The mesopelagic twilight zone, or about 200-1000 meters deep in the sea, is a vast, dim habitat, where, with increasing depth, sunlight is progressively replaced by point-like bioluminescent emissions.

To better understand strategies used by bioluminescent predators inhabiting this region that help optimize photon capture, the authors of this study analyzed the eye shape, structure, and retinal cell mapping in the visual systems of five deep-sea bioluminescent sharks, including four Lanternsharks (Etmopteridae) and one kitefin shark (Dalatiidae).

The researchers found that the sharks’ eyes contained a translucent area present in the upper eye orbit of the lantern sharks, which might aid in adjusting counter-illumination, or in using bioluminescence to camouflage the fish.

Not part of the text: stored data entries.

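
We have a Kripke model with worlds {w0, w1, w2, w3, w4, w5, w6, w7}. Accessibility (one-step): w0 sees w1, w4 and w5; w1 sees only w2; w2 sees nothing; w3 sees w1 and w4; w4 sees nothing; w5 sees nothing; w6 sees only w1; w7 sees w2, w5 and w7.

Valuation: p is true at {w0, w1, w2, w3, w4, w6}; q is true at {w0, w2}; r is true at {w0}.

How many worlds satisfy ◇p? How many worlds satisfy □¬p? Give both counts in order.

5 and 3

For ◇p:
w0: successors {w1, w4, w5}; p there: w1:T, w4:T, w5:F. ✓
w1: successors {w2}; p there: w2:T. ✓
w2: no successors, so ◇p fails. ✗
w3: successors {w1, w4}; p there: w1:T, w4:T. ✓
w4: no successors, so ◇p fails. ✗
w5: no successors, so ◇p fails. ✗
w6: successors {w1}; p there: w1:T. ✓
w7: successors {w2, w5, w7}; p there: w2:T, w5:F, w7:F. ✓
— 5 worlds.
For □¬p:
w0: successors {w1, w4, w5}; ¬p there: w1:F, w4:F, w5:T. ✗
w1: successors {w2}; ¬p there: w2:F. ✗
w2: no successors, so □¬p holds vacuously. ✓
w3: successors {w1, w4}; ¬p there: w1:F, w4:F. ✗
w4: no successors, so □¬p holds vacuously. ✓
w5: no successors, so □¬p holds vacuously. ✓
w6: successors {w1}; ¬p there: w1:F. ✗
w7: successors {w2, w5, w7}; ¬p there: w2:F, w5:T, w7:T. ✗
— 3 worlds.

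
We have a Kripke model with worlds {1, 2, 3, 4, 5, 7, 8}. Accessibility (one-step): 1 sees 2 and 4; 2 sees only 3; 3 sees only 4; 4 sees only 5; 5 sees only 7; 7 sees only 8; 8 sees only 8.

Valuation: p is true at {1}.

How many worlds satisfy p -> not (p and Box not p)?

1: p is T, not (p and Box not p) is F. ✗
2: p is F, not (p and Box not p) is T. ✓
3: p is F, not (p and Box not p) is T. ✓
4: p is F, not (p and Box not p) is T. ✓
5: p is F, not (p and Box not p) is T. ✓
7: p is F, not (p and Box not p) is T. ✓
8: p is F, not (p and Box not p) is T. ✓
Satisfying worlds: {2, 3, 4, 5, 7, 8}.

6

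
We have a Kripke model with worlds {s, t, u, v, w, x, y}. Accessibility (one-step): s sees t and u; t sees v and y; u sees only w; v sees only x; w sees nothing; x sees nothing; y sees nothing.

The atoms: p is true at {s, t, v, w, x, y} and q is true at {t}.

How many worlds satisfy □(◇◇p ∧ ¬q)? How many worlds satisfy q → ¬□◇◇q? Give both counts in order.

For □(◇◇p ∧ ¬q):
s: successors {t, u}; ◇◇p ∧ ¬q there: t:F, u:F. ✗
t: successors {v, y}; ◇◇p ∧ ¬q there: v:F, y:F. ✗
u: successors {w}; ◇◇p ∧ ¬q there: w:F. ✗
v: successors {x}; ◇◇p ∧ ¬q there: x:F. ✗
w: no successors, so □(◇◇p ∧ ¬q) holds vacuously. ✓
x: no successors, so □(◇◇p ∧ ¬q) holds vacuously. ✓
y: no successors, so □(◇◇p ∧ ¬q) holds vacuously. ✓
— 3 worlds.
For q → ¬□◇◇q:
s: q is F, ¬□◇◇q is T. ✓
t: q is T, ¬□◇◇q is T. ✓
u: q is F, ¬□◇◇q is T. ✓
v: q is F, ¬□◇◇q is T. ✓
w: q is F, ¬□◇◇q is F. ✓
x: q is F, ¬□◇◇q is F. ✓
y: q is F, ¬□◇◇q is F. ✓
— 7 worlds.

3 and 7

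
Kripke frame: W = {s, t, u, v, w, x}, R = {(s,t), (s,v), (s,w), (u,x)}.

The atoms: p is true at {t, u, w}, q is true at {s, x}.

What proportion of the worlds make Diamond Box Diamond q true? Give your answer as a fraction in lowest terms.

s: successors {t, v, w}; Box Diamond q there: t:T, v:T, w:T. ✓
t: no successors, so Diamond Box Diamond q fails. ✗
u: successors {x}; Box Diamond q there: x:T. ✓
v: no successors, so Diamond Box Diamond q fails. ✗
w: no successors, so Diamond Box Diamond q fails. ✗
x: no successors, so Diamond Box Diamond q fails. ✗
That's 2 of 6 worlds, so 2/6 = 1/3.

1/3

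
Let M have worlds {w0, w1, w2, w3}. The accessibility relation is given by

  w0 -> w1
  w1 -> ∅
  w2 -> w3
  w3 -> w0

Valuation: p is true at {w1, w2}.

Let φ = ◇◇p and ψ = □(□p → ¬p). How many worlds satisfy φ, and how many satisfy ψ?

1 and 3

For ◇◇p:
w0: successors {w1}; ◇p there: w1:F. ✗
w1: no successors, so ◇◇p fails. ✗
w2: successors {w3}; ◇p there: w3:F. ✗
w3: successors {w0}; ◇p there: w0:T. ✓
— 1 world.
For □(□p → ¬p):
w0: successors {w1}; □p → ¬p there: w1:F. ✗
w1: no successors, so □(□p → ¬p) holds vacuously. ✓
w2: successors {w3}; □p → ¬p there: w3:T. ✓
w3: successors {w0}; □p → ¬p there: w0:T. ✓
— 3 worlds.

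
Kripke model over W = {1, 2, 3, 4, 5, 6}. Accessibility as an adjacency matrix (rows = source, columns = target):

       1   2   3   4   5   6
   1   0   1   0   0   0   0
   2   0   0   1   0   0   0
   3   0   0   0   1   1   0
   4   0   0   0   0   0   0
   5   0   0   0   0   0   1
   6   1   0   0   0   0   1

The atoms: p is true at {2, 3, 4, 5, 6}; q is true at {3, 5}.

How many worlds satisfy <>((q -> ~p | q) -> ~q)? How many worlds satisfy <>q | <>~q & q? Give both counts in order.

4 and 3

For <>((q -> ~p | q) -> ~q):
1: successors {2}; (q -> ~p | q) -> ~q there: 2:T. ✓
2: successors {3}; (q -> ~p | q) -> ~q there: 3:F. ✗
3: successors {4, 5}; (q -> ~p | q) -> ~q there: 4:T, 5:F. ✓
4: no successors, so <>((q -> ~p | q) -> ~q) fails. ✗
5: successors {6}; (q -> ~p | q) -> ~q there: 6:T. ✓
6: successors {1, 6}; (q -> ~p | q) -> ~q there: 1:T, 6:T. ✓
— 4 worlds.
For <>q | <>~q & q:
1: <>q is F, <>~q & q is F. ✗
2: <>q is T, <>~q & q is F. ✓
3: <>q is T, <>~q & q is T. ✓
4: <>q is F, <>~q & q is F. ✗
5: <>q is F, <>~q & q is T. ✓
6: <>q is F, <>~q & q is F. ✗
— 3 worlds.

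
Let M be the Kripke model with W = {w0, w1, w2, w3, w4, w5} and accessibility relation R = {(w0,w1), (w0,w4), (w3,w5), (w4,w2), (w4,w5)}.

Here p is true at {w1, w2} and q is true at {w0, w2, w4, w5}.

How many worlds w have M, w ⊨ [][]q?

6

w0: successors {w1, w4}; []q there: w1:T, w4:T. ✓
w1: no successors, so [][]q holds vacuously. ✓
w2: no successors, so [][]q holds vacuously. ✓
w3: successors {w5}; []q there: w5:T. ✓
w4: successors {w2, w5}; []q there: w2:T, w5:T. ✓
w5: no successors, so [][]q holds vacuously. ✓
Satisfying worlds: {w0, w1, w2, w3, w4, w5}.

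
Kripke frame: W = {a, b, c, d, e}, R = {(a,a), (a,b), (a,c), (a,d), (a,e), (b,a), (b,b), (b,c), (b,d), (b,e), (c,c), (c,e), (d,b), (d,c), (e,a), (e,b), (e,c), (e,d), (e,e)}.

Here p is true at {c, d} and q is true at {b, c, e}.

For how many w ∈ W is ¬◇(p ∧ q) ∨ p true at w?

a: ¬◇(p ∧ q) is F, p is F. ✗
b: ¬◇(p ∧ q) is F, p is F. ✗
c: ¬◇(p ∧ q) is F, p is T. ✓
d: ¬◇(p ∧ q) is F, p is T. ✓
e: ¬◇(p ∧ q) is F, p is F. ✗
Satisfying worlds: {c, d}.

2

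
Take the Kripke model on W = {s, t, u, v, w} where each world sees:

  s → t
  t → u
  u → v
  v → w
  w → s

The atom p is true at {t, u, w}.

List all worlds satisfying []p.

{s, t, v}

s: successors {t}; p there: t:T. ✓
t: successors {u}; p there: u:T. ✓
u: successors {v}; p there: v:F. ✗
v: successors {w}; p there: w:T. ✓
w: successors {s}; p there: s:F. ✗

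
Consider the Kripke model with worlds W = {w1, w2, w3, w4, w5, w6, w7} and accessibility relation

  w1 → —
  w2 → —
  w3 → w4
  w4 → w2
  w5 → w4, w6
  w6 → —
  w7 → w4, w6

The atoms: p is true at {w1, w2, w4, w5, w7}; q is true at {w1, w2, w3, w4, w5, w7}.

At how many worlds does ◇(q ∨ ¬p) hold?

4

w1: no successors, so ◇(q ∨ ¬p) fails. ✗
w2: no successors, so ◇(q ∨ ¬p) fails. ✗
w3: successors {w4}; q ∨ ¬p there: w4:T. ✓
w4: successors {w2}; q ∨ ¬p there: w2:T. ✓
w5: successors {w4, w6}; q ∨ ¬p there: w4:T, w6:T. ✓
w6: no successors, so ◇(q ∨ ¬p) fails. ✗
w7: successors {w4, w6}; q ∨ ¬p there: w4:T, w6:T. ✓
Satisfying worlds: {w3, w4, w5, w7}.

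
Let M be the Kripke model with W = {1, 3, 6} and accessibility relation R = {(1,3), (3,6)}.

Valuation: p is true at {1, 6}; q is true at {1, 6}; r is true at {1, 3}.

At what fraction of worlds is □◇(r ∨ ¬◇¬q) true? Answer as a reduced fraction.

2/3

1: successors {3}; ◇(r ∨ ¬◇¬q) there: 3:T. ✓
3: successors {6}; ◇(r ∨ ¬◇¬q) there: 6:F. ✗
6: no successors, so □◇(r ∨ ¬◇¬q) holds vacuously. ✓
That's 2 of 3 worlds, so 2/3.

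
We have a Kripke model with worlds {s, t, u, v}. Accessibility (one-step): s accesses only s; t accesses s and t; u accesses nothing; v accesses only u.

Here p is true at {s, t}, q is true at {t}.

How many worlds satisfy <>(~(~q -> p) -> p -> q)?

3

s: successors {s}; ~(~q -> p) -> p -> q there: s:T. ✓
t: successors {s, t}; ~(~q -> p) -> p -> q there: s:T, t:T. ✓
u: no successors, so <>(~(~q -> p) -> p -> q) fails. ✗
v: successors {u}; ~(~q -> p) -> p -> q there: u:T. ✓
Satisfying worlds: {s, t, v}.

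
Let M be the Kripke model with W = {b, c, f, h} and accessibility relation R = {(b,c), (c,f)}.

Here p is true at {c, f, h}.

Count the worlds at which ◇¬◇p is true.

b: successors {c}; ¬◇p there: c:F. ✗
c: successors {f}; ¬◇p there: f:T. ✓
f: no successors, so ◇¬◇p fails. ✗
h: no successors, so ◇¬◇p fails. ✗
Satisfying worlds: {c}.

1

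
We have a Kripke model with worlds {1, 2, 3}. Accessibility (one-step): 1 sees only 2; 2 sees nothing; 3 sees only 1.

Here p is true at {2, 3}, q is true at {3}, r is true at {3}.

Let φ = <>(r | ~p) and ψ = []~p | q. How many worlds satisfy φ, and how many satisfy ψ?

1 and 2

For <>(r | ~p):
1: successors {2}; r | ~p there: 2:F. ✗
2: no successors, so <>(r | ~p) fails. ✗
3: successors {1}; r | ~p there: 1:T. ✓
— 1 world.
For []~p | q:
1: []~p is F, q is F. ✗
2: []~p is T, q is F. ✓
3: []~p is T, q is T. ✓
— 2 worlds.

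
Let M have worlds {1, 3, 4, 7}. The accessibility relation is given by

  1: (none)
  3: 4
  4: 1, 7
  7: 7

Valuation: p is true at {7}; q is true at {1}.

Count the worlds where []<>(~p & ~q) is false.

1: no successors, so []<>(~p & ~q) holds vacuously. ✓
3: successors {4}; <>(~p & ~q) there: 4:F. ✗
4: successors {1, 7}; <>(~p & ~q) there: 1:F, 7:F. ✗
7: successors {7}; <>(~p & ~q) there: 7:F. ✗
Satisfying worlds: {1}.
So []<>(~p & ~q) fails at the other 3 worlds.

3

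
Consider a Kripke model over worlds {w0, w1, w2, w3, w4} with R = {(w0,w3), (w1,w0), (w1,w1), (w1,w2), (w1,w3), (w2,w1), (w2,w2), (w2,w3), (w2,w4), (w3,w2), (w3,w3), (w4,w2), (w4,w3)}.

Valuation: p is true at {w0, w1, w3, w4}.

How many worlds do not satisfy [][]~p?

5

w0: successors {w3}; []~p there: w3:F. ✗
w1: successors {w0, w1, w2, w3}; []~p there: w0:F, w1:F, w2:F, w3:F. ✗
w2: successors {w1, w2, w3, w4}; []~p there: w1:F, w2:F, w3:F, w4:F. ✗
w3: successors {w2, w3}; []~p there: w2:F, w3:F. ✗
w4: successors {w2, w3}; []~p there: w2:F, w3:F. ✗
Satisfying worlds: ∅.
So [][]~p fails at the other 5 worlds.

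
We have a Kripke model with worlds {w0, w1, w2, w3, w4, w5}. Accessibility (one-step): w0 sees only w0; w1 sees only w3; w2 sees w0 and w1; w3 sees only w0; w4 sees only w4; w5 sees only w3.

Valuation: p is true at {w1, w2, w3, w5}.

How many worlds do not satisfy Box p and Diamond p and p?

4

w0: Box p is F, Diamond p and p is F. ✗
w1: Box p is T, Diamond p and p is T. ✓
w2: Box p is F, Diamond p and p is T. ✗
w3: Box p is F, Diamond p and p is F. ✗
w4: Box p is F, Diamond p and p is F. ✗
w5: Box p is T, Diamond p and p is T. ✓
Satisfying worlds: {w1, w5}.
So Box p and Diamond p and p fails at the other 4 worlds.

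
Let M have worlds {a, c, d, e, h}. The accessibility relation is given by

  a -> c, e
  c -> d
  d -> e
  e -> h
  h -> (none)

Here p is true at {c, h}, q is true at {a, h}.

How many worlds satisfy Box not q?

4

a: successors {c, e}; not q there: c:T, e:T. ✓
c: successors {d}; not q there: d:T. ✓
d: successors {e}; not q there: e:T. ✓
e: successors {h}; not q there: h:F. ✗
h: no successors, so Box not q holds vacuously. ✓
Satisfying worlds: {a, c, d, h}.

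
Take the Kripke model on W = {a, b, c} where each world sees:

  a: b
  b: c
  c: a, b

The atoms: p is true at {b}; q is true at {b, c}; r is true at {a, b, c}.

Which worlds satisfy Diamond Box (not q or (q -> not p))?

a: successors {b}; Box (not q or (q -> not p)) there: b:T. ✓
b: successors {c}; Box (not q or (q -> not p)) there: c:F. ✗
c: successors {a, b}; Box (not q or (q -> not p)) there: a:F, b:T. ✓

{a, c}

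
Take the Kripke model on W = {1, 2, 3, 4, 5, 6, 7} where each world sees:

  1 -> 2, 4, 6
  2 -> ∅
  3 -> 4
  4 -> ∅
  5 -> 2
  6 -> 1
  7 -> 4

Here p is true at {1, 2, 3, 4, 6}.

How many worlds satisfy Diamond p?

1: successors {2, 4, 6}; p there: 2:T, 4:T, 6:T. ✓
2: no successors, so Diamond p fails. ✗
3: successors {4}; p there: 4:T. ✓
4: no successors, so Diamond p fails. ✗
5: successors {2}; p there: 2:T. ✓
6: successors {1}; p there: 1:T. ✓
7: successors {4}; p there: 4:T. ✓
Satisfying worlds: {1, 3, 5, 6, 7}.

5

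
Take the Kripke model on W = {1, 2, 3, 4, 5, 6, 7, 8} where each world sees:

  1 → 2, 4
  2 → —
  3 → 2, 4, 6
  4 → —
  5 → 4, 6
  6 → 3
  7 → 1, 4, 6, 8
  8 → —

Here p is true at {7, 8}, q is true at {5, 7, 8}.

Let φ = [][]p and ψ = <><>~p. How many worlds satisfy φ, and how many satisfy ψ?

4 and 4

For [][]p:
1: successors {2, 4}; []p there: 2:T, 4:T. ✓
2: no successors, so [][]p holds vacuously. ✓
3: successors {2, 4, 6}; []p there: 2:T, 4:T, 6:F. ✗
4: no successors, so [][]p holds vacuously. ✓
5: successors {4, 6}; []p there: 4:T, 6:F. ✗
6: successors {3}; []p there: 3:F. ✗
7: successors {1, 4, 6, 8}; []p there: 1:F, 4:T, 6:F, 8:T. ✗
8: no successors, so [][]p holds vacuously. ✓
— 4 worlds.
For <><>~p:
1: successors {2, 4}; <>~p there: 2:F, 4:F. ✗
2: no successors, so <><>~p fails. ✗
3: successors {2, 4, 6}; <>~p there: 2:F, 4:F, 6:T. ✓
4: no successors, so <><>~p fails. ✗
5: successors {4, 6}; <>~p there: 4:F, 6:T. ✓
6: successors {3}; <>~p there: 3:T. ✓
7: successors {1, 4, 6, 8}; <>~p there: 1:T, 4:F, 6:T, 8:F. ✓
8: no successors, so <><>~p fails. ✗
— 4 worlds.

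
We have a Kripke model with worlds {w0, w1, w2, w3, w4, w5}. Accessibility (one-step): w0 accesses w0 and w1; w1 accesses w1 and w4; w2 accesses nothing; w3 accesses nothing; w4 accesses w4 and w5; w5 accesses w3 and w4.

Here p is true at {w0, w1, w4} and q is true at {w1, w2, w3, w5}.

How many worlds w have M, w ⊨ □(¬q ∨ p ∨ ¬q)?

4

w0: successors {w0, w1}; ¬q ∨ p ∨ ¬q there: w0:T, w1:T. ✓
w1: successors {w1, w4}; ¬q ∨ p ∨ ¬q there: w1:T, w4:T. ✓
w2: no successors, so □(¬q ∨ p ∨ ¬q) holds vacuously. ✓
w3: no successors, so □(¬q ∨ p ∨ ¬q) holds vacuously. ✓
w4: successors {w4, w5}; ¬q ∨ p ∨ ¬q there: w4:T, w5:F. ✗
w5: successors {w3, w4}; ¬q ∨ p ∨ ¬q there: w3:F, w4:T. ✗
Satisfying worlds: {w0, w1, w2, w3}.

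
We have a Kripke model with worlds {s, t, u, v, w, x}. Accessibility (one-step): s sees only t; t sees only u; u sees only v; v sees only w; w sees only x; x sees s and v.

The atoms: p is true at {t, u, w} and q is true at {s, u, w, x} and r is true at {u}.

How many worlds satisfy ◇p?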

They also found several ocular specializations, such as a gap between the lens and iris that allows extra light to the retina, which was previously unknown in sharks.

Comparisons with previous data on non-bioluminescent sharks reveals that bioluminescent sharks possess higher rod densities in their eyes, which might provide them with improved temporal resolution, particularly useful for bioluminescent communication during social interactions.

“Every bioluminescent signal needs to reach a target photoreceptor to be ecologically efficient. Here, we clearly found evidence that the visual system of bioluminescent sharks has co-evolved with their light-producing capability, even though more work is needed to understand the full story,” said Dr. Claes.

These results reveal an unexpected diversity of photon capture strategies and indicate that like other deep-sea animals, deep-sea sharks possess a number of adaptations to cope with the twilight zone.